25. Thomas
Thomas
Thomas snapped.
Not outwardly—not yet—but something inside him fractured cleanly and sharp.
They were bleeding.
Not badly. Not enough to slow them permanently. But enough to humiliate him.
Enough to prove that the Ranger hadn’t just escaped—he’d played them.
Thomas paced the narrow clearing where his men regrouped, boots grinding into the dirt. One man groaned nearby, clutching a bloodied arm. Another sat stunned, eyes darting too fast, too wide.
Useless.
“You let him dictate the field,” Thomas said coldly.
No one spoke.
“He wanted you to scatter,” Thomas continued, voice eerily calm now. “And you did.”
Diego shifted. “He knew the terrain better—”
Thomas turned on him, eyes burning. “Then why are you still standing, and he isn’t in pieces?”
Silence fell hard.
Thomas inhaled slowly, forcing his pulse down.
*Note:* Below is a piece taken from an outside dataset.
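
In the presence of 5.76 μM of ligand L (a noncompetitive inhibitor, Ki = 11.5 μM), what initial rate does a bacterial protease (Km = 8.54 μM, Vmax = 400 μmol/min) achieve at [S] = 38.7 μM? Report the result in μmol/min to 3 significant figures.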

Rage was a weapon—but only if you aimed it.
“You said the woman threw a rock,” Thomas said.
Diego nodded. “Yes.”
“She didn’t scream.”
“No.”
“She didn’t freeze.”
“No.”
Thomas smiled—and it was the most dangerous expression yet.
“She thinks she’s brave now.”
That was the problem.
Rylie wasn’t supposed to feel strong. She wasn’t supposed to act. She was supposed to wait to be told what to do.
He pulled out his phone and scrolled to a familiar contact.
The fatal mistake wasn’t violence.
It was where he aimed it.
“Call the town,” Thomas said. “Light it up.”
Diego’s eyes widened. “The sheriff—”
“Is exactly why,” Thomas snapped. “If I can’t scare her back into submission, I’ll remind her what running costs everyone else.”
A pause. Then obedience.
Thomas turned away, dialing another number—one he’d been holding in reserve.
The line rang twice.
“Sheriff Tate,” Thomas said smoothly when the call connected. “You should have insisted that your daughter marry me.”
Trigger felt it before he heard it.
The distant thump rolled through the forest like a heartbeat out of rhythm.
Then another.
Rylie stiffened beside him. “What is that?”
Trigger’s face went cold.
“Explosives,” he said. “Crude. Loud.”
Town-side.
His radio crackled to life a second later—Wolf’s voice tight, furious.
“Trigger—we’ve got fires near the edge of town. One of the old storage buildings. Civilians are clear, but this is a message.”
Rylie’s breath left her in a rush. “Thomas.”
Trigger closed his eyes once.
There it was.
The fatal error.
Thomas had shifted the battlefield.
And in doing so, he’d stepped into Trigger’s real strength.
Thomas called the Tavern.
“You hear that?” Thomas said smugly into the phone as Wolf listened. “That’s what happens when people stop listening to me.”
Wolf’s voice dropped to ice. “You just signed your death warrant.”
Thomas laughed. “No. I just reminded you who controls the fear.”
He ended the call and turned to Diego, eyes alight now—too bright, too reckless.
“Now,” Thomas said, “the Ranger comes to us.”
Back in the forest, Trigger opened his eyes.
“No,” he said quietly. “Now I end this.”
Rylie looked at him—really looked—and saw it.
The calm was gone.
What remained was precision.
“He wanted leverage,” Trigger said. “He chose the wrong kind.”
He turned west again—but this time, not to run.
To finish it.
And somewhere behind them, Thomas stood smiling—utterly unaware that his final move had just handed Trigger everything he needed.